Examining the NDVI-rainfall relationship in the semi-arid Sahel using geographically weighted regression (ScienceDirect Publication: Journal of Arid Environments)

Publication date: Available online 5 July 2017
Source:Journal of Arid Environments
Author(s): Stefanos Georganos, Abdulhakim M. Abdi, David E. Tenenbaum, Stamatis Kalogirou
The Sahel of Africa is an eco-sensitive zone with complex relations emerging between vegetation productivity and rainfall. These relationships are spatially non-stationary, non-linear, scale dependant and often fail to be successfully modelled by conventional regression models. In response, we apply a local modelling technique, Geographically Weighted Regression (GWR), which allows for relationships to vary in space.
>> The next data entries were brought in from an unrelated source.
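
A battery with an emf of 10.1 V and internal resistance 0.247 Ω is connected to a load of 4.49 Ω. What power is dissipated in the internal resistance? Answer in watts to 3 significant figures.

Internal loss is I²r, with I set by the total series resistance r+R.
I = ε / (r + R) = 10.1 / (0.247 + 4.49) = 2.132 A
P_int = I² r = (2.132)² × 0.247 = 1.123 W

1.12 W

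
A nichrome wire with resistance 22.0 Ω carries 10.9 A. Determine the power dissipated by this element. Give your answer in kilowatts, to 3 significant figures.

2.61 kW

The current through and the resistance of the element are both given; use P = I²R.
P = (10.90 A)² × 22.0 Ω = 2614 W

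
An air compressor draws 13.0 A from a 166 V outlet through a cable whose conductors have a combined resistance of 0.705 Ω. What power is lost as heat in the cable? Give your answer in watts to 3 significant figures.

119 W

The cable and load are in series, so the same current flows in both; the loss is I²R_line.
The cable carries the full 13.0 A.
P_line = I² R_line = (13.00)² × 0.705 = 119.1 W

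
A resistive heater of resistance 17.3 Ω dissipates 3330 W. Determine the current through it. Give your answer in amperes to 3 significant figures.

13.9 A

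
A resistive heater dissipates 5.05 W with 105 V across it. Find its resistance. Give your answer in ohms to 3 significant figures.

2180 Ω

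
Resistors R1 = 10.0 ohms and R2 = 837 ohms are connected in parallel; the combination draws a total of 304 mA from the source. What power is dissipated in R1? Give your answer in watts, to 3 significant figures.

Only the total current is stated, so first find the parallel equivalent to get the voltage across the combination.
1/R_eq = 1/10.0 + 1/837 ⇒ R_eq = 9.882 Ω
V = I_total × R_eq = 0.3040 × 9.882 = 3.004 V
P_R1 = V² / R1 = (3.004)² / 10.0 = 0.9025 W

0.902 W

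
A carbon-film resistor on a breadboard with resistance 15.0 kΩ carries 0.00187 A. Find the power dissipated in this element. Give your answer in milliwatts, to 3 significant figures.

52.5 mW

Knowing I and R, the power is just I²R — no need to find V first.
P = (0.001870 A)² × 15000 Ω = 0.05245 W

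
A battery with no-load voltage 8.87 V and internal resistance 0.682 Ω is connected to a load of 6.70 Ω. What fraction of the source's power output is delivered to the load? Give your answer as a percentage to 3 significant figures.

90.8 %

η = P_load/(P_load+P_int) = I²R/(I²R+I²r) = R/(R+r) — the I² cancels for series elements.
η = R / (R + r) = 6.70 / (6.70 + 0.682) = 0.9076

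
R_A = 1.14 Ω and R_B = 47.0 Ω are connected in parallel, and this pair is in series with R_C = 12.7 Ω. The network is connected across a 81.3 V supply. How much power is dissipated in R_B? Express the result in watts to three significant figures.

First find R_p for the parallel pair, then treat R_p + R_C as a series loop.
R_p = (1.14×47.0)/(1.14+47.0) = 1.113 Ω
R_total = R_p + 12.7 = 1.113 + 12.7 = 13.81 Ω
I = V / R_total = 81.3 / 13.81 = 5.886 A
Voltage across the parallel pair: V_p = I × R_p = 5.886 × 1.113 = 6.551 V
R_B sits across V_p; its power is V_p²/R.
P_R_B = (6.551)² / 47.0 = 0.9131 W

0.913 W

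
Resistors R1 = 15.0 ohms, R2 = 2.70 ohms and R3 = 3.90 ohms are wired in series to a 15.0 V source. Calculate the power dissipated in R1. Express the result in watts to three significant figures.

In a series string the same current flows through every resistor — find that current, then P = I²R for the one we want.
R_total = 15.0 + 2.70 + 3.90 = 21.60 Ω
I = V / R_total = 15.0 / 21.60 = 0.6944 A
P_R1 = I² × R1 = (0.6944)² × 15.0 = 7.234 W

7.23 W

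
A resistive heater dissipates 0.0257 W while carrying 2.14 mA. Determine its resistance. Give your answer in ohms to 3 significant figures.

5610 Ω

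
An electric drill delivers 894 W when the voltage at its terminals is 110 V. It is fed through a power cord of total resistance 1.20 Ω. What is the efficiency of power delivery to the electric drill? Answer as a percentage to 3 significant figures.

I = P / V = 894 / 110 = 8.127 A through the power cord.
P_line = I² R_line = (8.127)² × 1.20 = 79.26 W
P_source = P_load + P_line = 894.0 + 79.26 = 973.3 W
η = P_load / P_source = 894.0 / 973.3 = 0.9186

91.9 %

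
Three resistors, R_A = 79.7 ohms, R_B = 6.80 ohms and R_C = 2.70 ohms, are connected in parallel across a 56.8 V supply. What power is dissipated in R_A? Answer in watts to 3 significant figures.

Each parallel branch sees the full supply voltage, so P = V²/R applies directly to the target branch.
P_R_A = V² / R_A = (56.8)² / 79.7 Ω = 40.48 W

40.5 W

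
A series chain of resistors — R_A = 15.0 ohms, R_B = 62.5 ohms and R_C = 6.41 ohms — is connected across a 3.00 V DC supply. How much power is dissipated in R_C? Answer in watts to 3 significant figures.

0.00819 W

The current is common to all series resistors; compute it, then apply P = I²R for the target.
R_total = 15.0 + 62.5 + 6.41 = 83.91 Ω
I = V / R_total = 3.00 / 83.91 = 0.03575 A
P_R_C = I² × R_C = (0.03575)² × 6.41 = 0.008194 W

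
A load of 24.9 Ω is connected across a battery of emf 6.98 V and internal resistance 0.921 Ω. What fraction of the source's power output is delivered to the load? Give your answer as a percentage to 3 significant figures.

96.4 %

Efficiency is P_load / P_total. With a series r and R sharing the same I, P = I²R for each, so η = R/(R+r).
η = R / (R + r) = 24.9 / (24.9 + 0.921) = 0.9643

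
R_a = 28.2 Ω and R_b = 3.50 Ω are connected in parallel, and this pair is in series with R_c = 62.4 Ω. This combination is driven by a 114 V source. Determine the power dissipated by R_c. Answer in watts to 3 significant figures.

189 W

Reduce the parallel combination to a single R_p; the circuit then becomes R_p in series with the remaining resistor.
R_p = (28.2×3.50)/(28.2+3.50) = 3.114 Ω
R_total = R_p + 62.4 = 3.114 + 62.4 = 65.51 Ω
I = V / R_total = 114 / 65.51 = 1.740 A
R_c carries the full series current, so P = I²R.
P_R_c = (1.740)² × 62.4 = 188.9 W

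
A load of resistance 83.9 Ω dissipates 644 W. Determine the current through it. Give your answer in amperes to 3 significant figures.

2.77 A

Rearranging the power relation for the two known quantities gives I = √(P / R).
I = √(644 / 83.9) = 2.771 A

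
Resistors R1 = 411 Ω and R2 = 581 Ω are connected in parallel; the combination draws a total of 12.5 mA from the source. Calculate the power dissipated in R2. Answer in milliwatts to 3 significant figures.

15.6 mW

We need the common branch voltage; get it from I_total × R_eq, then P = V²/R for the branch.
1/R_eq = 1/411 + 1/581 ⇒ R_eq = 240.7 Ω
V = I_total × R_eq = 0.01250 × 240.7 = 3.009 V
P_R2 = V² / R2 = (3.009)² / 581 = 0.01558 W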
We applied the GWR using climatic data (Normalized Vegetation Difference Index and rainfall) on an annual basis during the growing seasons (June–September) for 2002–2012. The operating scale of the Sahelian NDVI–rainfall relationship was found to stabilize around 160 km. With the selection of an appropriate scale, the spatial pattern of the NDVI-rainfall relationship was significantly better explained by the GWR than the traditional Ordinary Least Squares (OLS) regression. GWR performed better in terms of predictive power, accuracy and reduced residual autocorrelation. Moreover, GWR formed spatial clusters with local regression coefficients significantly higher or lower than those that the global OLS model resulted in, highlighting local variations. Areas near wetlands and irrigated lands displayed weak correlations while humid areas such as the Sudanian region at southern Sahel produced higher and more significant correlations. Finally, the spatial relationship of rainfall and NDVI displayed temporal variations as there were significant differences in the spatial trends throughout the study period.